GRAFTON – The renovated Grafton Public Library marked its official grand opening with a ribbon cutting on Dec. 17.
“It’s definitely an exciting time for the Town of Grafton and our community,” said Doug Bowman, who is on the Grafton Library Planning and Building Committee. “We’ve been waiting for this moment, I think, for maybe 100 years. It’s definitely great.”
Grafton broke ground on the project about two years ago. In the meantime, while the project was under construction, the library moved its operations to a temporary space in North Grafton.
In its first month of reopening in its permanent space, the library has issued 186 new library cards and checked out over 10,000 items.
“The people of Grafton came together and made this place become a place that we go for educational purposes and more — that of discovery, curiosity, invention, reflection and celebrating the greatest gifts of humanity,” Select Board Chair Peter Carlson said. “I would like to say to the Grafton Public Library staff, the volunteers, and the people of Grafton: ‘Welcome home.’”
A number of officials joined Carlson in the ceremony, Dec. 17, including Congressman Jim McGovern, Sen. Michael Moore and Rep. David Muradian.
“Beth, in the nicest way, bugged the heck out of Sen. Moore and myself a million times to do everything we could to secure state funding,” Muradian said, referencing Library Director Beth Gallaway. “Beth, congratulations. You all did it.”
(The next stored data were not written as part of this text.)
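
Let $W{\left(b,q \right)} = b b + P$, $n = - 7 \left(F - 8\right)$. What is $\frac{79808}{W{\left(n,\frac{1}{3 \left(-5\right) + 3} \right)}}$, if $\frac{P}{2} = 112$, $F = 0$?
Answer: $\frac{2494}{105} \approx 23.752$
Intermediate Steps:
$P = 224$ ($P = 2 \cdot 112 = 224$)
$n = 56$ ($n = - 7 \left(0 - 8\right) = \left(-7\right) \left(-8\right) = 56$)
$W{\left(b,q \right)} = 224 + b^{2}$ ($W{\left(b,q \right)} = b b + 224 = b^{2} + 224 = 224 + b^{2}$)
$\frac{79808}{W{\left(n,\frac{1}{3 \left(-5\right) + 3} \right)}} = \frac{79808}{224 + 56^{2}} = \frac{79808}{224 + 3136} = \frac{79808}{3360} = 79808 \cdot \frac{1}{3360} = \frac{2494}{105}$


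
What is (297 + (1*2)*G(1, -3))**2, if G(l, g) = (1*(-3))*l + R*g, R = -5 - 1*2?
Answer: 110889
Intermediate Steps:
R = -7 (R = -5 - 2 = -7)
G(l, g) = -7*g - 3*l (G(l, g) = (1*(-3))*l - 7*g = -3*l - 7*g = -7*g - 3*l)
(297 + (1*2)*G(1, -3))**2 = (297 + (1*2)*(-7*(-3) - 3*1))**2 = (297 + 2*(21 - 3))**2 = (297 + 2*18)**2 = (297 + 36)**2 = 333**2 = 110889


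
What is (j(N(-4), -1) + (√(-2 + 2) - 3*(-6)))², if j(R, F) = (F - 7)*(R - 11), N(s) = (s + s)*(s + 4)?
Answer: 11236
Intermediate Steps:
N(s) = 2*s*(4 + s) (N(s) = (2*s)*(4 + s) = 2*s*(4 + s))
j(R, F) = (-11 + R)*(-7 + F) (j(R, F) = (-7 + F)*(-11 + R) = (-11 + R)*(-7 + F))
(j(N(-4), -1) + (√(-2 + 2) - 3*(-6)))² = ((77 - 11*(-1) - 14*(-4)*(4 - 4) - 2*(-4)*(4 - 4)) + (√(-2 + 2) - 3*(-6)))² = ((77 + 11 - 14*(-4)*0 - 2*(-4)*0) + (√0 + 18))² = ((77 + 11 - 7*0 - 1*0) + (0 + 18))² = ((77 + 11 + 0 + 0) + 18)² = (88 + 18)² = 106² = 11236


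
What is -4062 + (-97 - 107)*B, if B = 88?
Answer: -22014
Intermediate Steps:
-4062 + (-97 - 107)*B = -4062 + (-97 - 107)*88 = -4062 - 204*88 = -4062 - 17952 = -22014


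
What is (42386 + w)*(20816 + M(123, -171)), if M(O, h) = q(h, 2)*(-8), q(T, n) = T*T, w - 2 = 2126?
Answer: -9486467568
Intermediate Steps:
w = 2128 (w = 2 + 2126 = 2128)
q(T, n) = T²
M(O, h) = -8*h² (M(O, h) = h²*(-8) = -8*h²)
(42386 + w)*(20816 + M(123, -171)) = (42386 + 2128)*(20816 - 8*(-171)²) = 44514*(20816 - 8*29241) = 44514*(20816 - 233928) = 44514*(-213112) = -9486467568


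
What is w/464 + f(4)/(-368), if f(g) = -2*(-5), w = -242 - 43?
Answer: -6845/10672 ≈ -0.64140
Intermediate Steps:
w = -285
f(g) = 10
w/464 + f(4)/(-368) = -285/464 + 10/(-368) = -285*1/464 + 10*(-1/368) = -285/464 - 5/184 = -6845/10672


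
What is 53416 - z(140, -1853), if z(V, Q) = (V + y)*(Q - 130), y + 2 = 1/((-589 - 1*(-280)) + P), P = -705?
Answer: 110548999/338 ≈ 3.2707e+5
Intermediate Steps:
y = -2029/1014 (y = -2 + 1/((-589 - 1*(-280)) - 705) = -2 + 1/((-589 + 280) - 705) = -2 + 1/(-309 - 705) = -2 + 1/(-1014) = -2 - 1/1014 = -2029/1014 ≈ -2.0010)
z(V, Q) = (-130 + Q)*(-2029/1014 + V) (z(V, Q) = (V - 2029/1014)*(Q - 130) = (-2029/1014 + V)*(-130 + Q) = (-130 + Q)*(-2029/1014 + V))
53416 - z(140, -1853) = 53416 - (10145/39 - 130*140 - 2029/1014*(-1853) - 1853*140) = 53416 - (10145/39 - 18200 + 3759737/1014 - 259420) = 53416 - 1*(-92494391/338) = 53416 + 92494391/338 = 110548999/338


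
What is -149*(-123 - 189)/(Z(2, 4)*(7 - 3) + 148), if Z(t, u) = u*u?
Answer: 11622/53 ≈ 219.28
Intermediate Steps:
Z(t, u) = u²
-149*(-123 - 189)/(Z(2, 4)*(7 - 3) + 148) = -149*(-123 - 189)/(4²*(7 - 3) + 148) = -(-46488)/(16*4 + 148) = -(-46488)/(64 + 148) = -(-46488)/212 = -149*(-78/53) = 11622/53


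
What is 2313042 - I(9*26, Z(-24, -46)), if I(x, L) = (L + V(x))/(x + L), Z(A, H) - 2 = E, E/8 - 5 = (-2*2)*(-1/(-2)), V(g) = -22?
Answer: 150347729/65 ≈ 2.3130e+6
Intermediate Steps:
E = 24 (E = 40 + 8*((-2*2)*(-1/(-2))) = 40 + 8*(-(-4)*(-1)/2) = 40 + 8*(-4*½) = 40 + 8*(-2) = 40 - 16 = 24)
Z(A, H) = 26 (Z(A, H) = 2 + 24 = 26)
I(x, L) = (-22 + L)/(L + x) (I(x, L) = (L - 22)/(x + L) = (-22 + L)/(L + x))
2313042 - I(9*26, Z(-24, -46)) = 2313042 - (-22 + 26)/(26 + 9*26) = 2313042 - 4/(26 + 234) = 2313042 - 4/260 = 2313042 - 1*1/65 = 2313042 - 1/65 = 150347729/65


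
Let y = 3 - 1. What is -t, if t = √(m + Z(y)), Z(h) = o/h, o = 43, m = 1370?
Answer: -11*√46/2 ≈ -37.303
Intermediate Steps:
y = 2
Z(h) = 43/h
t = 11*√46/2 (t = √(1370 + 43/2) = √(2783/2) = 11*√46/2 ≈ 37.303)
-t = -11*√46/2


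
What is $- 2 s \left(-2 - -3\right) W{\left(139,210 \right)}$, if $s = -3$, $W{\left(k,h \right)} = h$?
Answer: $1260$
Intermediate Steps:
$- 2 s \left(-2 - -3\right) W{\left(139,210 \right)} = \left(-2\right) \left(-3\right) \left(-2 - -3\right) 210 = 6 \left(-2 + 3\right) 210 = 6 \cdot 1 \cdot 210 = 6 \cdot 210 = 1260$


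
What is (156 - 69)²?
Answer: 7569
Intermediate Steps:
(156 - 69)² = 87² = 7569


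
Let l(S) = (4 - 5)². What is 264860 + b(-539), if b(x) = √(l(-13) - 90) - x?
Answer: 265399 + I*√89 ≈ 2.654e+5 + 9.434*I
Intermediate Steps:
l(S) = 1 (l(S) = (-1)² = 1)
b(x) = -x + I*√89 (b(x) = √(1 - 90) - x = √(-89) - x = I*√89 - x = -x + I*√89)
264860 + b(-539) = 264860 + (-1*(-539) + I*√89) = 264860 + (539 + I*√89) = 265399 + I*√89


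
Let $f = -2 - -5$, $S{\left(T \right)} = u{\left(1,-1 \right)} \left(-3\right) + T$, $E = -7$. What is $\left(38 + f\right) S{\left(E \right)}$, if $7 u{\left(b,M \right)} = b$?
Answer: $- \frac{2132}{7} \approx -304.57$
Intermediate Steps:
$u{\left(b,M \right)} = \frac{b}{7}$
$S{\left(T \right)} = - \frac{3}{7} + T$ ($S{\left(T \right)} = \frac{1}{7} \cdot 1 \left(-3\right) + T = \frac{1}{7} \left(-3\right) + T = - \frac{3}{7} + T$)
$f = 3$ ($f = -2 + 5 = 3$)
$\left(38 + f\right) S{\left(E \right)} = \left(38 + 3\right) \left(- \frac{3}{7} - 7\right) = 41 \left(- \frac{52}{7}\right) = - \frac{2132}{7}$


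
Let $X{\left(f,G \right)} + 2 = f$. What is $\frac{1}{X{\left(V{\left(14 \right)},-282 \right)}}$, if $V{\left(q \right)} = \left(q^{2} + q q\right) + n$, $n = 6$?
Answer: $\frac{1}{396} \approx 0.0025253$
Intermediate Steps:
$V{\left(q \right)} = 6 + 2 q^{2}$ ($V{\left(q \right)} = \left(q^{2} + q q\right) + 6 = \left(q^{2} + q^{2}\right) + 6 = 2 q^{2} + 6 = 6 + 2 q^{2}$)
$X{\left(f,G \right)} = -2 + f$
$\frac{1}{X{\left(V{\left(14 \right)},-282 \right)}} = \frac{1}{-2 + \left(6 + 2 \cdot 14^{2}\right)} = \frac{1}{-2 + \left(6 + 2 \cdot 196\right)} = \frac{1}{-2 + \left(6 + 392\right)} = \frac{1}{-2 + 398} = \frac{1}{396}$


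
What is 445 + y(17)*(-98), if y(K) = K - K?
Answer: 445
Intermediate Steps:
y(K) = 0
445 + y(17)*(-98) = 445 + 0*(-98) = 445 + 0 = 445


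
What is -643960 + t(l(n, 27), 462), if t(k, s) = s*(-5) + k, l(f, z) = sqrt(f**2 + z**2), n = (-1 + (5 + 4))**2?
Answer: -646270 + 5*sqrt(193) ≈ -6.4620e+5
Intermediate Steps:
n = 64 (n = (-1 + 9)**2 = 8**2 = 64)
t(k, s) = k - 5*s (t(k, s) = -5*s + k = k - 5*s)
-643960 + t(l(n, 27), 462) = -643960 + (sqrt(64**2 + 27**2) - 5*462) = -643960 + (sqrt(4096 + 729) - 2310) = -643960 + (sqrt(4825) - 2310) = -643960 + (5*sqrt(193) - 2310) = -643960 + (-2310 + 5*sqrt(193)) = -646270 + 5*sqrt(193)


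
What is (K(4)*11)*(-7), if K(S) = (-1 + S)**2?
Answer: -693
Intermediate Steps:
(K(4)*11)*(-7) = ((-1 + 4)**2*11)*(-7) = (3**2*11)*(-7) = (9*11)*(-7) = 99*(-7) = -693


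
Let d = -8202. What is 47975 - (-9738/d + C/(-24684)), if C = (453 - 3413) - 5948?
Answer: 23805434249/496221 ≈ 47973.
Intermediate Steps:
C = -8908 (C = -2960 - 5948 = -8908)
47975 - (-9738/d + C/(-24684)) = 47975 - (-9738/(-8202) - 8908/(-24684)) = 47975 - (-9738*(-1/8202) - 8908*(-1/24684)) = 47975 - (1623/1367 + 131/363) = 47975 - 1*768226/496221 = 47975 - 768226/496221 = 23805434249/496221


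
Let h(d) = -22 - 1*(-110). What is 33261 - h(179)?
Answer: 33173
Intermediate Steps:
h(d) = 88 (h(d) = -22 + 110 = 88)
33261 - h(179) = 33261 - 1*88 = 33261 - 88 = 33173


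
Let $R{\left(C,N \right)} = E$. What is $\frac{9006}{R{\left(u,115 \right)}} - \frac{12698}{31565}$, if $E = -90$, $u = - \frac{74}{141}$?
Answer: $- \frac{9513907}{94695} \approx -100.47$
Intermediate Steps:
$u = - \frac{74}{141}$ ($u = \left(-74\right) \frac{1}{141} = - \frac{74}{141} \approx -0.52482$)
$R{\left(C,N \right)} = -90$
$\frac{9006}{R{\left(u,115 \right)}} - \frac{12698}{31565} = \frac{9006}{-90} - \frac{12698}{31565} = 9006 \left(- \frac{1}{90}\right) - \frac{12698}{31565} = - \frac{1501}{15} - \frac{12698}{31565} = - \frac{9513907}{94695}$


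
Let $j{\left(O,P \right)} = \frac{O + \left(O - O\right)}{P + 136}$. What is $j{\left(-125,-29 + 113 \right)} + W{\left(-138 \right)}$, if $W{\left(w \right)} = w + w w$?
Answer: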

Muradian said he’s already used the library twice, joking that he and staff could work on it if he has any overdue books.
“You can tell a lot about what a community values by its library,” McGovern said. “Your investment in this major renovation speaks volumes about what Grafton is all about.”
The Grafton Public Library was built in 1927. According to the library’s website, the original library had a collection of 5,000 items to serve 6,000 Grafton residents. At that time, the library was only open for a few hours each week.
By 2016, there were over 45,000 items and over 77,000 visitors. Library staff said the space was only intended for 35,000 items.
The crews worked to incorporate parts of the old library into the new one. As such, one of the first things that individuals step on when they walk into the new library is marble from the stacks and floors of the old structure.
Library Trustee Aaron Vandesteen joked that the new library lost some of the “quirky” things that gave it character, such as a winding staircase to the first floor and a stage in the children’s room.
But it has gained a public meeting space, a large print reading room, a teen space and the retained Wheelock reading room.
“A library isn’t really a collection of things and parts that make up the building, but the community of people and memories that we create there,” Vandesteen said.
Gallaway shared stories of walking through the library following her first interview for the job there. She shared stories of how her daughter has grown up in the library.
Her first date with her now fiancé was supposed to be the day after the vote in 2017 to fund the project.
“I was so excited that I called him and was like, ‘You should come and celebrate with me now,’” Gallaway recalled.
Now, the pair will celebrate their wedding at the Grafton Common in the spring with a reception in the library.